When you attend the Winter Olympics, you should probably expect it to be cold. However, the 2018 Games could be the coldest Olympics in a long time.

In fact, many spectators who attended Saturday's rehearsal for the Games' Opening Ceremony wound up leaving the open-air stadium because of the freezing cold. According to ABC News, frigid temperatures hovered around 6 degrees with a wind chill factor of 7 degrees below zero during the rehearsal, prompting a significant portion of the crowd to disperse in the middle of the ceremony. 

Some of those people that departed the stadium early ultimately were diagnosed with hypothermia symptoms. It was so cold that ATMs around the stadium stopped functioning because they were frozen.

Weather.com is reporting that the organizers in Pyeongchang are taking additional measures to make sure that fans in attendance during the actual ceremony on Friday will be more comfortable.

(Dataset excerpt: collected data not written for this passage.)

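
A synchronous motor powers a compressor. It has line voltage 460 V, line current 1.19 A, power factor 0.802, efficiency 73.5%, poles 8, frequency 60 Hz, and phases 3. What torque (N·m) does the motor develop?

5.93 N·m

P_in = √3·V·I·cosφ = 1.732 × 460 × 1.19 × 0.802 = 760 W
P_out = η·P_in = 0.735 × 760 = 559 W
n = n_s = 120×60/8 = 900 rpm (synchronous)
ω = 2π×900/60 = 94.25 rad/s
τ = P_out/ω = 559/94.25 = 5.93 N·m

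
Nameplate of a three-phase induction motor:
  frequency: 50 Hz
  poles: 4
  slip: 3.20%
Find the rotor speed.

1452 rpm

n_s = 120f/p = 120×50/4 = 1500 rpm
n = n_s(1 − s) = 1500 × (1 − 0.032) = 1452 rpm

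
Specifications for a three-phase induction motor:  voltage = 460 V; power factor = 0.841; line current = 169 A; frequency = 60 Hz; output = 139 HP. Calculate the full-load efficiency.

P_out = 139 × 746 = 103694 W
P_in = √3·V_L·I_L·cosφ = 1.732 × 460 × 169 × 0.841 = 113237 W
η = P_out / P_in = 103694 / 113237 = 0.916 = 91.6%

91.6 %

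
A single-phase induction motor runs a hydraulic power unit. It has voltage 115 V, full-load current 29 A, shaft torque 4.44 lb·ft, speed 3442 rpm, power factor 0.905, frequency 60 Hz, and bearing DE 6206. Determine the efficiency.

71.9 %

τ = 4.44 lb·ft × 1.356 = 6.021 N·m
ω = 2π × 3442/60 = 360.4 rad/s; P_out = τω = 6.021 × 360.4 = 2170 W
P_in = V·I·cosφ = 115 × 29 × 0.905 = 3018 W
η = P_out / P_in = 2170 / 3018 = 0.719 = 71.9%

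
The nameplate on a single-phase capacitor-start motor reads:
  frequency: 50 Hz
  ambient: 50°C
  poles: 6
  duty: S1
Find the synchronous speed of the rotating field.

n_s = 120f/p = 120×50/6 = 1000 rpm

1000 rpm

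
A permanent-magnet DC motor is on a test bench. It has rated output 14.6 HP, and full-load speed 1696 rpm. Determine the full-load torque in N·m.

P_out = 14.6 × 746 = 10892 W
ω = 2π × 1696/60 = 177.6 rad/s
τ = P_out/ω = 10892/177.6 = 61.3 N·m

61.3 N·m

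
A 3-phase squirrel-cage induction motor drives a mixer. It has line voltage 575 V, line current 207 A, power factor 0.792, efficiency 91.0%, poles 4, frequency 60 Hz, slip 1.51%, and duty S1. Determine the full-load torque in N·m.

800 N·m

P_in = √3·V·I·cosφ = 1.732 × 575 × 207 × 0.792 = 163272 W
P_out = η·P_in = 0.91 × 163272 = 148578 W
n_s = 120×60/4 = 1800 rpm; n = 1800×(1−0.0151) = 1773 rpm
ω = 2π×1773/60 = 185.7 rad/s
τ = P_out/ω = 148578/185.7 = 800 N·m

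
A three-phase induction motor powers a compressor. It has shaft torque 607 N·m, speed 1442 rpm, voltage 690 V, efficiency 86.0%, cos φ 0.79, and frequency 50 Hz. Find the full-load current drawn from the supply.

ω = 2π×1442/60 = 151 rad/s; P_out = τω = 607 × 151 = 91657 W
P_in = P_out / η = 91657 / 0.860 = 106578 W
I_L = P_in / (√3·V_L·cosφ) = 106578 / (1.732 × 690 × 0.79) = 113 A

113 A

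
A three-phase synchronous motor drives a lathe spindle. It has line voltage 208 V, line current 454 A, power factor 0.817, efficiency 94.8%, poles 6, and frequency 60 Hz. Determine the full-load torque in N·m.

1010 N·m

P_in = √3·V·I·cosφ = 1.732 × 208 × 454 × 0.817 = 133625 W
P_out = η·P_in = 0.948 × 133625 = 126677 W
n = n_s = 120×60/6 = 1200 rpm (synchronous)
ω = 2π×1200/60 = 125.7 rad/s
τ = P_out/ω = 126677/125.7 = 1010 N·m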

Spectators of the opening ceremonies and games held in the open-air Olympic Stadium will be given a lap blanket, knit caps, a warm seat cushion, multiple hand and feet warmers and a raincoat. Temperatures are expected to be in the 30s (or 1 to 3 degrees Celsius) for much of Friday in PyeongChang.

Patio heaters, hot food and beverages and numerous rooms with windscreens and heat will also be available for spectators to use during the opening ceremony, which is expected to be attended by 35,000.

Call me crazy, but it probably would have been a smart idea to to install some sort of roof (or central heating system) on the $58 million stadium that was built for the Winter Olympics in a spot known for having frigid winter temps, but here we are. 

Instead, fans will be asked to bundle up and brave the cold for hours, and that's not just for the duration of the ceremony. The lines to get into the stadium are expected to be lengthy (up to three-and-a-half hours) and most attendees will be forced to park about 20 minutes away from the venue.

It sounds like it could be a very bitter start to this year's Games in South Korea.